For most people, trying to eat less via willpower is counterproductive. A large majority of people who stay on a diet using discipline find that they regain more weight than they lost after their resolve runs out. Such statistics, of course, always apply to other people, and each of us knows we can do better. And some of us are right.
Advice
Experiment with a chosen fasting schedule. Stick with it at least a month to give yourself time to adapt, and to average over varying life circumstances. The right diet for you is the one you can live with. When you find a schedule that is right for you, you will enjoy lightness and alertness; you won’t feel deprived or resentful; there will be satisfaction in caring for yourself well, and sensing it.
Krista Varady of Univ of Illinois has a research program helping people with every-other-day diets with 7 years of experience. Varady reports good success using a schedule of alternate day dieting, in which subjects eat one meal on the in-between days, a normal lunch of 400-600 calories depending on body size. On the eating days, she says subjects average 10% more than their usual diet, but do not pig out regularly, once they get used to the routine. Some subjects drop out of the program, but for >80% compliance is good. She says many people are able to stick with this EOD schedule long-term, to lose weight quickly and keep it off.
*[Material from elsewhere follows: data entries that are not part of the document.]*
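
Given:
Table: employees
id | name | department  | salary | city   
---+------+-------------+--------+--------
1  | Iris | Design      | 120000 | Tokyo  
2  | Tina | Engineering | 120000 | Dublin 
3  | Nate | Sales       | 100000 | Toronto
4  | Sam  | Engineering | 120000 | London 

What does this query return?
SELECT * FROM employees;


SELECT * returns all 4 rows with all columns

4 rows:
1, Iris, Design, 120000, Tokyo
2, Tina, Engineering, 120000, Dublin
3, Nate, Sales, 100000, Toronto
4, Sam, Engineering, 120000, London


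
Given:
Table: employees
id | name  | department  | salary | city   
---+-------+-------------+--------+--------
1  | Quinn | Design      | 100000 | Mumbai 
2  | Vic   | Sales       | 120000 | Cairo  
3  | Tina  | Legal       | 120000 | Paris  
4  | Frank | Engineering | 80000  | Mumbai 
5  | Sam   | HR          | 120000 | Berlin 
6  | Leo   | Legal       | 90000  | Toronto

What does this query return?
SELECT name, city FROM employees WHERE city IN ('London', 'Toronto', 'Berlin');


Filtering: city IN ('London', 'Toronto', 'Berlin')
Matching: 2 rows

2 rows:
Sam, Berlin
Leo, Toronto


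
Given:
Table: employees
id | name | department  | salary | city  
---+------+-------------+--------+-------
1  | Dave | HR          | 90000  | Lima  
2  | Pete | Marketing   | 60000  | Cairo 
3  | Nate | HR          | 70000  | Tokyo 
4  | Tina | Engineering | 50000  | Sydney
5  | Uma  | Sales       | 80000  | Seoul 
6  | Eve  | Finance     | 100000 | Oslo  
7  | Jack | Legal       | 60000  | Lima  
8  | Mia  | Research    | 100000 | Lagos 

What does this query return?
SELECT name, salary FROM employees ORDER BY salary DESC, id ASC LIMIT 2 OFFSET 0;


Sort by salary DESC (id ASC tiebreak), then skip 0 and take 2
Rows 1 through 2

2 rows:
Eve, 100000
Mia, 100000


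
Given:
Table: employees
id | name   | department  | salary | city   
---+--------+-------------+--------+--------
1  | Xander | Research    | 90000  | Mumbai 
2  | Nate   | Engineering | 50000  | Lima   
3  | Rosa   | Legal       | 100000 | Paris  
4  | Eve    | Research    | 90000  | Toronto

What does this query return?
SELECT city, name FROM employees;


Projecting columns: city, name

4 rows:
Mumbai, Xander
Lima, Nate
Paris, Rosa
Toronto, Eve


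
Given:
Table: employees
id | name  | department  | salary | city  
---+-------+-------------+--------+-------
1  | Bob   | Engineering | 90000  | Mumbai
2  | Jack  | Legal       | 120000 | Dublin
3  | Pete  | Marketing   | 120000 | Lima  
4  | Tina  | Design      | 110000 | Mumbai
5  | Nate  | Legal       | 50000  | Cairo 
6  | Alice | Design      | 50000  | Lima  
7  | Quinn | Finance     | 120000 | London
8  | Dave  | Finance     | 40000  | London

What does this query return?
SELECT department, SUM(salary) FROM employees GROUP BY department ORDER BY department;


Summing salary within each department:
  Design: 110000 + 50000 = 160000
  Engineering: 90000 = 90000
  Finance: 120000 + 40000 = 160000
  Legal: 120000 + 50000 = 170000
  Marketing: 120000 = 120000


5 groups:
Design, 160000
Engineering, 90000
Finance, 160000
Legal, 170000
Marketing, 120000


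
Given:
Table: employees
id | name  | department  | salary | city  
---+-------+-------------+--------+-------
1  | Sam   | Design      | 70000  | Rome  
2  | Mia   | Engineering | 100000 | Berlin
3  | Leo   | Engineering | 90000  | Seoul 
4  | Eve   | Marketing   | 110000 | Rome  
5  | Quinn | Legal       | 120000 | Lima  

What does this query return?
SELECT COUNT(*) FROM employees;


COUNT(*) counts all rows

5


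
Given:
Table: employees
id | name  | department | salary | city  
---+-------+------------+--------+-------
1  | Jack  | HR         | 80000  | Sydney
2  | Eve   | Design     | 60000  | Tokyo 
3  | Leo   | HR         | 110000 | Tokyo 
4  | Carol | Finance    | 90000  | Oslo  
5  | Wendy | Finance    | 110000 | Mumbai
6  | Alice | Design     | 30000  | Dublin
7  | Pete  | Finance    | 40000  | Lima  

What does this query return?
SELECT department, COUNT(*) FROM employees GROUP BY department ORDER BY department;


Assigning each row to its department group:
  Jack -> HR
  Eve -> Design
  Leo -> HR
  Carol -> Finance
  Wendy -> Finance
  Alice -> Design
  Pete -> Finance


3 groups:
Design, 2
Finance, 3
HR, 2


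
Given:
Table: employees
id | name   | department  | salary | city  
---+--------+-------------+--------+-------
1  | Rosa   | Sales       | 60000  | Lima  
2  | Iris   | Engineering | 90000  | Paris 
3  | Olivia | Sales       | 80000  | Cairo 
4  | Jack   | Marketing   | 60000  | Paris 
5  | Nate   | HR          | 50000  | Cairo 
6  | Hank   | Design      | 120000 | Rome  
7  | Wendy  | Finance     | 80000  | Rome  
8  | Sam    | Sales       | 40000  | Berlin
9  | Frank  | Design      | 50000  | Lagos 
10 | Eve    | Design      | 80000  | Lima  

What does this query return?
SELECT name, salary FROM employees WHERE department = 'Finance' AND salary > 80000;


Filtering: department = 'Finance' AND salary > 80000
Matching: 0 rows

Empty result set (0 rows)


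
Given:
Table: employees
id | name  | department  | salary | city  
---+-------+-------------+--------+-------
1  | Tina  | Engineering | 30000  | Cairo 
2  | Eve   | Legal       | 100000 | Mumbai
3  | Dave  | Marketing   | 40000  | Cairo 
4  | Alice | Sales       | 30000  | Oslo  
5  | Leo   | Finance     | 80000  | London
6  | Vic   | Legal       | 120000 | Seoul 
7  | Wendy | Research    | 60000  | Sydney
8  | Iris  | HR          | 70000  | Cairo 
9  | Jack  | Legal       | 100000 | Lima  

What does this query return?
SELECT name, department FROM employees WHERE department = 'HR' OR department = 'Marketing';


Filtering: department = 'HR' OR 'Marketing'
Matching: 2 rows

2 rows:
Dave, Marketing
Iris, HR


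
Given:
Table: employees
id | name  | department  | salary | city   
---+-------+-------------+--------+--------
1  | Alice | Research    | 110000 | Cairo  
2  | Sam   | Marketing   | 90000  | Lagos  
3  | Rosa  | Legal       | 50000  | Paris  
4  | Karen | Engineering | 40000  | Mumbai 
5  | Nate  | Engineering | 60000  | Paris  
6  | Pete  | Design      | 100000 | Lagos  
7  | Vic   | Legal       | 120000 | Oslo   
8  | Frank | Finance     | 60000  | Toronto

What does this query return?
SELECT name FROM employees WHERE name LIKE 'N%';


LIKE 'N%' matches names starting with 'N'
Matching: 1

1 rows:
Nate


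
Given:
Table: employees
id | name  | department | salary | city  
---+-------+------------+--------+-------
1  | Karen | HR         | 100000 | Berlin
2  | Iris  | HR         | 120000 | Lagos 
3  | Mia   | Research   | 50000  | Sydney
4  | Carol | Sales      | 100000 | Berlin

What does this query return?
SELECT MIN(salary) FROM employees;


Salaries: 100000, 120000, 50000, 100000
MIN = 50000

50000


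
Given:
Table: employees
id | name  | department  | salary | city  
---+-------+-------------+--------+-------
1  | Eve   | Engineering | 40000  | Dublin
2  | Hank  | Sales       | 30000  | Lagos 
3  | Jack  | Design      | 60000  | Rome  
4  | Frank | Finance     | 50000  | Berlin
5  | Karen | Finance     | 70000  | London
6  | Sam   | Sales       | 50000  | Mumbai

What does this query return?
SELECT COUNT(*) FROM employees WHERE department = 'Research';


Counting rows where department = 'Research'


0


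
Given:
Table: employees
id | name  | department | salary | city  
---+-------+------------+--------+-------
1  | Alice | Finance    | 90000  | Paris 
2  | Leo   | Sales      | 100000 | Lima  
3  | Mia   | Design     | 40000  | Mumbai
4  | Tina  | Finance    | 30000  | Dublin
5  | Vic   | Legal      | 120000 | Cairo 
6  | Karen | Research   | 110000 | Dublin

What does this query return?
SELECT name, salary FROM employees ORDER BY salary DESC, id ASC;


Sorting by salary DESC, then id ASC for ties

6 rows:
Vic, 120000
Karen, 110000
Leo, 100000
Alice, 90000
Mia, 40000
Tina, 30000


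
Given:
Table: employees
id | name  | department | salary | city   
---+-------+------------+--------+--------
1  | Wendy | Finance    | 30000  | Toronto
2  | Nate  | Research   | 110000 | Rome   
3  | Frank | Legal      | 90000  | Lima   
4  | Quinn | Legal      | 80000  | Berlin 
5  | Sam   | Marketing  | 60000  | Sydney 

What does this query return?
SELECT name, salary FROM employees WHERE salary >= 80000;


Filtering: salary >= 80000
Matching: 3 rows

3 rows:
Nate, 110000
Frank, 90000
Quinn, 80000


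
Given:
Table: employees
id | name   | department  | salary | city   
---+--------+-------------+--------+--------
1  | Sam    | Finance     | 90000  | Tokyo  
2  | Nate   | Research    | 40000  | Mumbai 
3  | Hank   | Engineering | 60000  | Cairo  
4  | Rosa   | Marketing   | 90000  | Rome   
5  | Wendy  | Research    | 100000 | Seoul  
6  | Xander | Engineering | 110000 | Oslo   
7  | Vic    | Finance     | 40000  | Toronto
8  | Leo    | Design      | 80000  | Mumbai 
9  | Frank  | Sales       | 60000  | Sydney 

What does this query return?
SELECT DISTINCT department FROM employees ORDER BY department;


All 'department' values (row order): Finance, Research, Engineering, Marketing, Research, Engineering, Finance, Design, Sales
Removing duplicates leaves 6 unique value(s).

6 values:
Design
Engineering
Finance
Marketing
Research
Sales


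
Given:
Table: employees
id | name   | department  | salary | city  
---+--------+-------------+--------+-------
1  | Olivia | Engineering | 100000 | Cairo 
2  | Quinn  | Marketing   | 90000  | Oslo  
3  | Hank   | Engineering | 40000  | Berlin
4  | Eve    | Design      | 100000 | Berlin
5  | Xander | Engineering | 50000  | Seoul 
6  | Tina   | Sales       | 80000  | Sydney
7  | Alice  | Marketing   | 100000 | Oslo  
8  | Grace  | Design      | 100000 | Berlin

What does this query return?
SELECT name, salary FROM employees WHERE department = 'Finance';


Filtering: department = 'Finance'
Matching rows: 0

Empty result set (0 rows)


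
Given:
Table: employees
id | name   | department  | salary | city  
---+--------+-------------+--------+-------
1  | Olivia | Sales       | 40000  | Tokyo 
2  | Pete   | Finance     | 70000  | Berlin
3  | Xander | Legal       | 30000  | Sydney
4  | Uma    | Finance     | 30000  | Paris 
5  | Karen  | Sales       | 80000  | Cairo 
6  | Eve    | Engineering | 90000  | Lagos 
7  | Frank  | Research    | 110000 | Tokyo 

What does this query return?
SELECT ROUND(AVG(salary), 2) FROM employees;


SUM(salary) = 450000
COUNT = 7
ROUND(AVG, 2) = ROUND(450000 / 7, 2) = 64285.71

64285.71


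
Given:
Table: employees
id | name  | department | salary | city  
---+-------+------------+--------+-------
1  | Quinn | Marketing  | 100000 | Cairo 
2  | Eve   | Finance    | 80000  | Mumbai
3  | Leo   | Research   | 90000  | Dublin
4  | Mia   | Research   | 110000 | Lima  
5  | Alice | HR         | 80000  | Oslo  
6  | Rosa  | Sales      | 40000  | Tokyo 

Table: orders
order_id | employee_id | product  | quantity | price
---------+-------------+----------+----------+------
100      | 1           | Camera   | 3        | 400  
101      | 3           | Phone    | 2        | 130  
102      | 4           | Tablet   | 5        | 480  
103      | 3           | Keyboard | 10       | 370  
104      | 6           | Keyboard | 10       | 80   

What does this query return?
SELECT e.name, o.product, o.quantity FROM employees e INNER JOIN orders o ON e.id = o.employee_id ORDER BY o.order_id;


Joining employees.id = orders.employee_id:
  employee Quinn (id=1) -> order Camera
  employee Leo (id=3) -> order Phone
  employee Mia (id=4) -> order Tablet
  employee Leo (id=3) -> order Keyboard
  employee Rosa (id=6) -> order Keyboard


5 rows:
Quinn, Camera, 3
Leo, Phone, 2
Mia, Tablet, 5
Leo, Keyboard, 10
Rosa, Keyboard, 10


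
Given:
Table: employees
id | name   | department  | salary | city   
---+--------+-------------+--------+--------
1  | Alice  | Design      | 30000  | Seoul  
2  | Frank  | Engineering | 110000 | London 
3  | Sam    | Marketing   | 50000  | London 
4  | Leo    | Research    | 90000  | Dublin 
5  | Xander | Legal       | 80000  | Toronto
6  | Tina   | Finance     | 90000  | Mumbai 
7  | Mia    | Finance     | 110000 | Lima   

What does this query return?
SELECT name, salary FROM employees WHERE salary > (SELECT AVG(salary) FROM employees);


Subquery: AVG(salary) = 80000.0
Filtering: salary > 80000.0
  Frank (110000) -> MATCH
  Leo (90000) -> MATCH
  Tina (90000) -> MATCH
  Mia (110000) -> MATCH


4 rows:
Frank, 110000
Leo, 90000
Tina, 90000
Mia, 110000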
In summary, intermittent fasting is likely to work, but not for everyone. Only personal experimentation can tell you if you’re able to accommodate to fasting, if it can fit into the demands of your life, if you tend to overeat before and after.
Personal note: I’ve found I can live with a complete fast one day a week (usually on Thursday). I also try to extend my overnight fast at least 12 hours. I don’t think I eat less overall, because I actually gained a couple of pounds when I started doing this in 1997. But weekly fasting offers a kind of sabbath that feels right to me, makes me a little less focused, less verbal, less patient but more introspective.